Arbeitgeberpräsident Hundt sagte zum Bündnis für Arbeit: "Wenn das Bündnis für Arbeit am Leben gehalten werden soll, muss die Tarifpolitik zwangsläufig auf die Tagesordnung." Sonst werde der Sinn weiterer Treffen in Frage gestellt, sagte Hundt dem Magazin "Focus".

Der Chef der Gewerkschaft Nahrung-Genuss-Gaststätten (NGG), Franz-Josef Möllenberg, verlangte hingegen in der "Hannoverschen Allgemeinen Zeitung", das Bündnis müsse sich aus der Tarifpolitik heraushalten.

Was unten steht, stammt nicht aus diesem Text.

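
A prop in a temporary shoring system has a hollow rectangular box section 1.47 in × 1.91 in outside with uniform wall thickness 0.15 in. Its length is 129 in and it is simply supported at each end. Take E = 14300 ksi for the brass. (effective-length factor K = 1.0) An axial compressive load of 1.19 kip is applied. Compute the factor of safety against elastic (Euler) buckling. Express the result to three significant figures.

Inner dimensions: h_i = 1.91 − 2×0.15 = 1.610 in, b_i = 1.47 − 2×0.15 = 1.170 in
Weak-axis I_min = (h_o·b_o³ − h_i·b_i³)/12 with b_o = 1.47, b_i = 1.170 in (shorter outer/inner sides).
I_min = (1.91×1.47³ − 1.610×1.170³)/12 = 0.2907 in⁴
Effective length L_e = K·L = 1 × 129 = 129.0 in
P_cr = π²EI / L_e² = π² × 14300×10³ × 0.2907 / 129.0² = 2.466×10^3 lb
Factor of safety n = P_cr / P = 2.4656 / 1.19 = 2.07

n ≈ 2.07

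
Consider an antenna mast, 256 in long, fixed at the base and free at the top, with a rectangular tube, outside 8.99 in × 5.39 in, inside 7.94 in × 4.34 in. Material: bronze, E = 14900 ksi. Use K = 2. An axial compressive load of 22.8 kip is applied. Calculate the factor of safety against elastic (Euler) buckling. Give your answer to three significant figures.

n ≈ 1.56

Weak-axis I_min = (h_o·b_o³ − h_i·b_i³)/12 with b_o = 5.39, b_i = 4.340 in (shorter outer/inner sides).
I_min = (8.99×5.39³ − 7.940×4.340³)/12 = 63.22 in⁴
Effective length L_e = K·L = 2 × 256 = 512.0 in
P_cr = π²EI / L_e² = π² × 14900×10³ × 63.22 / 512.0² = 3.547×10^4 lb
Factor of safety n = P_cr / P = 35.467 / 22.8 = 1.56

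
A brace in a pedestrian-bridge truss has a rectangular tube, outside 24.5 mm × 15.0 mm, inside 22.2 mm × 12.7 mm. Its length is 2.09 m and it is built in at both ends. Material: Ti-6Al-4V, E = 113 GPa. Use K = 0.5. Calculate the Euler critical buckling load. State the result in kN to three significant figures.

Weak-axis I_min = (h_o·b_o³ − h_i·b_i³)/12 with b_o = 15.0, b_i = 12.70 mm (shorter outer/inner sides).
I_min = (24.5×15.0³ − 22.20×12.70³)/12 = 3.101×10^3 mm⁴
I = 3.101×10^3 mm⁴ = 3.101×10^-9 m⁴
Effective length L_e = K·L = 0.5 × 2.09 = 1.045 m
P_cr = π²EI / L_e² = π² × 113×10⁹ × 3.101×10^-9 / 1.045² = 3.167×10^3 N

P_cr ≈ 3.17 kN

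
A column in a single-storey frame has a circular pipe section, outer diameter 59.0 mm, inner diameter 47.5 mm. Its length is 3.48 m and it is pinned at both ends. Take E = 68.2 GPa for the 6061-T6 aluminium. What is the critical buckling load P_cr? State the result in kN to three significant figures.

P_cr ≈ 19.2 kN

d_o = 59.0 mm, d_i = 47.5 mm
I = π(d_o⁴ − d_i⁴)/64 = π(59.0⁴ − 47.50⁴)/64 = 3.449×10^5 mm⁴
I = 3.449×10^5 mm⁴ = 3.449×10^-7 m⁴
Effective length L_e = K·L = 1 × 3.48 = 3.480 m
P_cr = π²EI / L_e² = π² × 68.2×10⁹ × 3.449×10^-7 / 3.480² = 1.917×10^4 N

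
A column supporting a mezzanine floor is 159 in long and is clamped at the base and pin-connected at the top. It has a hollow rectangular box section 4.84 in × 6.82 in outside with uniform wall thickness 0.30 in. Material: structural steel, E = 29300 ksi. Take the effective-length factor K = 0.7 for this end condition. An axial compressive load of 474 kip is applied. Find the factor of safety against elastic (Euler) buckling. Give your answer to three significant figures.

Inner dimensions: h_i = 6.82 − 2×0.30 = 6.220 in, b_i = 4.84 − 2×0.30 = 4.240 in
Weak-axis I_min = (h_o·b_o³ − h_i·b_i³)/12 with b_o = 4.84, b_i = 4.240 in (shorter outer/inner sides).
I_min = (6.82×4.84³ − 6.220×4.240³)/12 = 24.93 in⁴
Effective length L_e = K·L = 0.7 × 159 = 111.3 in
P_cr = π²EI / L_e² = π² × 29300×10³ × 24.93 / 111.3² = 5.819×10^5 lb
Factor of safety n = P_cr / P = 581.91 / 474 = 1.23

n ≈ 1.23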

Der Chef der Dienstleistungsgewerkschaft Verdi, Frank Bsirske, sagte dem "Focus", für Absprachen über Tarifpolitik stehe er nicht zur Verfügung, "auch nicht im Rahmen des Bündnisses für Arbeit". Die Regierung sei gut beraten, sich aus der Tarifpolitik herauszuhalten. Bundeskanzler Gerhard Schröder (SPD) hat wiederholt an die Gewerkschaften appelliert, angesichts der Konjunkturschwäche Rücksicht auf die gesamtwirtschaftliche Entwicklung zu nehmen. In dieser Woche bereiten mehrere Bezirke der IG Metall die Tarifforderung ihrer Gewerkschaft vor.